Judge of Rajasthan High Court
- Incumbent
- Assumed office 5 July 2007
- Appointed by: A.P.J Abdul Kalam

Personal details
- Born: 13 October 1959 (age 66) Jodhpur, Rajasthan

= Sangeet Raj Lodha =

Judge of Rajasthan High Court

Sangeet Raj Lodha (born 13 October 1959) is a retired judge of Rajasthan High Court. He was the senior-most judge of the Rajasthan High Court after the Chief Justice of Rajasthan High Court, till his retirement on 13 October 2021. The Supreme Court of India in 2022, conferred the position of Senior Advocate to Justice Lodha and 50 other retired judges of various High Courts of India, as per the provision of Section-16(2) of the Advocate's Act, 1961.

Prior to elevation as Justice of Rajasthan High Court, he was a practicing lawyer in the Rajasthan High Court. His areas of specialization are - Constitutional, Civil and Tax matters. He was elevated to the post of Judge of Rajasthan High Court on 5 July 2007. In 2021, a judgement by Justice Lodha and Justice Rameshwar Vyas's Division Bench declared the levy of advance fees by medical colleges illegal. In 2019, he refused to hear Asaram's plea for parole to meet his sick wife. When the Aam Aadmi Party was in power in Delhi in 2023, the Government of Delhi recommended the name of Justice Lodha as the Chairman of Delhi Electricity Regulatory Commission (DERC). However, the said recommendation was not accepted.

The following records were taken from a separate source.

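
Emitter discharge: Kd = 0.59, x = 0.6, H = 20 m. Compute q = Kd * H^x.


q = Kd * H^x = 0.59 * 20^0.6 = 0.59 * 6.034176

3.5602 L/h


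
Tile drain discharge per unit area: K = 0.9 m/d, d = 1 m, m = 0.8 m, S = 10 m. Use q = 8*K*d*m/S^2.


q = 8*K*d*m/S^2
q = 8*0.9*1*0.8/10^2
q = 5.7600 / 100

0.0576 m/d


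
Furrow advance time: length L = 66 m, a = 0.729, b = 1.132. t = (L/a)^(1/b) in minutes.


t = (L/a)^(1/b)
t = (66/0.729)^(1/1.132)
t = 90.534979^(1/1.132)

53.5348 min


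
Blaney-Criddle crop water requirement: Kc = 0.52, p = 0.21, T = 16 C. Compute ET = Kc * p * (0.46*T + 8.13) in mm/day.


ET = Kc * p * (0.46*T + 8.13)
ET = 0.52 * 0.21 * (0.46*16 + 8.13)
ET = 0.52 * 0.21 * 15.4900

1.6915 mm/day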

In 2025, Justice Lodha was appointed by the Supreme Court of India to chair a High-Level Ecosystem Oversight Committee tasked with preparing a time-bound restoration roadmap for Rajasthan’s Jojari, Bandi, and Luni river systems. The committee comprises experts in water management and pollution control, senior officials from the Rajasthan State Pollution Control Board and the Central Pollution Control Board, representatives of industrial development authorities, and district administrators from Jodhpur, Pali, and Balotra.